The real challenge is finding the right balance between precise, “rule-based reasoning” and the more flexible, “intuitive reasoning” that machine learning provides. By integrating both reasoning approaches, we hope to make software safer and more reliable, ultimately helping solve real-world problems where security and accuracy are critical.
With strong code reasoning capabilities, machine learning models can quickly identify vulnerabilities in large-scale software, analyse malicious behaviours of the malware, and even fix them without expensive human expert intervention. This can greatly improve the security and reliability of the software, which has taken over our daily lives.
3. AI is becoming increasingly integrated into our lives. If you could imagine the “AI of the future,” what would it look like? What role do you see human creativity and reasoning playing alongside AI-driven tools in the future of coding and research? Finally, what excites you most — and what concerns you most — about the direction AI research is heading?
I imagine that AI will significantly increase human productivity in problem-solving and creating new world. The difficulty of many tasks will be redefined, and the demand for many services will increase because of the increasing accessibility, instead of being replaced and diminished. Research and coding will be significantly accelerated, but the capabilities to vet and validate AI-generated outputs will become even more critical.
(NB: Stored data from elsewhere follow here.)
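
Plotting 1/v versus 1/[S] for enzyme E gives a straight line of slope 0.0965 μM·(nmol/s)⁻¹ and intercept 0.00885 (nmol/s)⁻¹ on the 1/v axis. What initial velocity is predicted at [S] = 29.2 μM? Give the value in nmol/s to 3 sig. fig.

The y-intercept is 1/Vmax, so Vmax = 1/0.00885 = 113 nmol/s.
The slope is Km/Vmax, so Km = 0.0965 × 113 = 10.9 μM.
Then v = 113 × 29.2/(10.9 + 29.2) = 82.3 nmol/s.

82.3 nmol/s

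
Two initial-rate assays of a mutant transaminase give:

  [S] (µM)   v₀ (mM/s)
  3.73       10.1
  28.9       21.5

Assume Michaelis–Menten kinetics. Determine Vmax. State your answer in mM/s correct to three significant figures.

25.8 mM/s

In reciprocal form, 1/v = (Km/Vmax)·(1/[S]) + 1/Vmax. The two points give (1/[S], 1/v) = (0.2681, 0.09901) and (0.03460, 0.04651).
Slope = (0.09901 − 0.04651)/(0.2681 − 0.03460) = 0.2248; intercept = 0.09901 − 0.2248×0.2681 = 0.03873.
Vmax = 1/intercept = 25.8 mM/s; Km = slope × Vmax = 0.2248 × 25.8 = 5.80 µM.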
What excites me most is the opportunity to build trustworthy AI systems that can make safe decisions, ensuring that the entire digital system empowering our world is reliable and secure. This is also what I am mostly concerned about – how can we ensure AI systems are trustworthy, responsible, secure, and reliable?
In the future, I believe that researchers and developers will be most valuable not for writing every line of code themselves, but for knowing how to think creatively with AI, clearly explain what they want systems to do, and make good decisions about design, safety, and real-world impact. As AI takes over routine tasks, human strengths like problem-solving, communication, critical thinking, and understanding how complex systems fit together become even more important.
Students can prepare by learning the basics of coding and AI tools, practicing how to collaborate with AI rather than rely on it, and building strong foundations in reasoning, ethics, and domain knowledge. In short: the future belongs to people who can work with AI thoughtfully, not just use it.